Background: In patients with chronic myeloid leukemia (CML), long-term use of tyrosine kinase inhibitors (TKIs) is associated with hematological and non-hematological complications. To investigate the pulmonary complications (pulmonary edema and pulmonary arterial hypertension [PAH]) in CML patients receiving TKIs, we conducted a systematic review and meta-analysis of clinical trials and observational studies.
Methods: We searched MEDLINE, EMBASE and the Cochrane library to May 2015. The studies were included if they enrolled CML patients, used at least one of imatinib, nilotinib, dasatinib, bosutinib and ponatinib, and reported pulmonary effusion or PAH as one of their outcomes. We performed a single proportion meta-analysis for the cumulative incidence of each outcome. Subgroup analysis was carried out based on type of TKI, phase of disease, dosage and line of treatment.

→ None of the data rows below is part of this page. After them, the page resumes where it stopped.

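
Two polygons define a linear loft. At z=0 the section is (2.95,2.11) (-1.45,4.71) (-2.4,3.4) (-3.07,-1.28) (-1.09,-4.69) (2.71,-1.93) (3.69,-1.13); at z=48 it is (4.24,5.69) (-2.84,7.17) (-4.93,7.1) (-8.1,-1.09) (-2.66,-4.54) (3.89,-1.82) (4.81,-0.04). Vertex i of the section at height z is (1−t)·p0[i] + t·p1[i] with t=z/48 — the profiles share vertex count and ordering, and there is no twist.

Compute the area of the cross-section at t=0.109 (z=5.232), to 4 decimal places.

Area at t=0.109: 45.9277

Cross-section at t=0.109: each vertex is (1-t)·p0[i] + t·p1[i].
  v1: (1-0.109)·(2.95,2.11) + 0.109·(4.24,5.69) = (3.0906,2.5002)
  v2: (1-0.109)·(-1.45,4.71) + 0.109·(-2.84,7.17) = (-1.6015,4.9781)
  v3: (1-0.109)·(-2.4,3.4) + 0.109·(-4.93,7.1) = (-2.6758,3.8033)
  v4: (1-0.109)·(-3.07,-1.28) + 0.109·(-8.1,-1.09) = (-3.6183,-1.2593)
  v5: (1-0.109)·(-1.09,-4.69) + 0.109·(-2.66,-4.54) = (-1.2611,-4.6737)
  v6: (1-0.109)·(2.71,-1.93) + 0.109·(3.89,-1.82) = (2.8386,-1.9180)
  v7: (1-0.109)·(3.69,-1.13) + 0.109·(4.81,-0.04) = (3.8121,-1.0112)
Shoelace sum Σ(x_i·y_{i+1} − x_{i+1}·y_i):
  i=1: 3.0906·4.9781 − -1.6015·2.5002 = +19.3896 (running +19.3896)
  i=2: -1.6015·3.8033 − -2.6758·4.9781 = +7.2293 (running +26.6190)
  i=3: -2.6758·-1.2593 − -3.6183·3.8033 = +17.1309 (running +43.7499)
  i=4: -3.6183·-4.6737 − -1.2611·-1.2593 = +15.3224 (running +59.0723)
  i=5: -1.2611·-1.9180 − 2.8386·-4.6737 = +15.6856 (running +74.7579)
  i=6: 2.8386·-1.0112 − 3.8121·-1.9180 = +4.4412 (running +79.1991)
  i=7: 3.8121·2.5002 − 3.0906·-1.0112 = +12.6562 (running +91.8553)
Area = |Σ|/2 = |91.8553|/2 = 45.9277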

Results: Thirty-nine studies, involving 6562 patients were included in the meta-analysis. The overall cumulative incidence of pleural effusion was 5% (95% confidence interval [CI]; 4.2-5.8, I2=95.9%). Subgroup analysis according to type of TKI revealed that dasatinib was associated with highest incidence of pleural effusion, 26.2% (95%CI; 21.4-31.1) compared to imatinib (0.5%), nilotinib (0.1%), bosutinib (2.1%) and ponatinib (0.3%), Figure 1. Subgroup analysis demonstrated that accelerated/blastic phase, non-first line treatment and higher dose of dasatinib were associated with a higher risk of pleural effusion. There were 7 cohorts reporting PAH. The overall cumulative incidence of pleural effusion was 0.2 per 100 patient year (95% CI; -0.3, I2 =0%) for all TKIs, Figure 2.
Conclusions: Pleural effusion is a frequently found pulmonary complication among CML patients receiving dasatinib. However, PAH is uncommon for TKI treated patients. We recommend a low threshold for performing a chest x-ray in symptomatic patients on dasatinib. Because of the low incidence of PAH, we cannot recommend routine screening for PAH in the absence of highly suspicious symptoms.
Figure 1. Cumulative incidence of pleural effusion in CML patients treated with tyrosine kinase inhibitors Figure 1. Cumulative incidence of pleural effusion in CML patients treated with tyrosine kinase inhibitors Figure 2. Cumulative incidence of pulmonary artery hypertension in CML patients treated with tyrosine kinase inhibitors Figure 2. Cumulative incidence of pulmonary artery hypertension in CML patients treated with tyrosine kinase inhibitors
No relevant conflicts of interest to declare.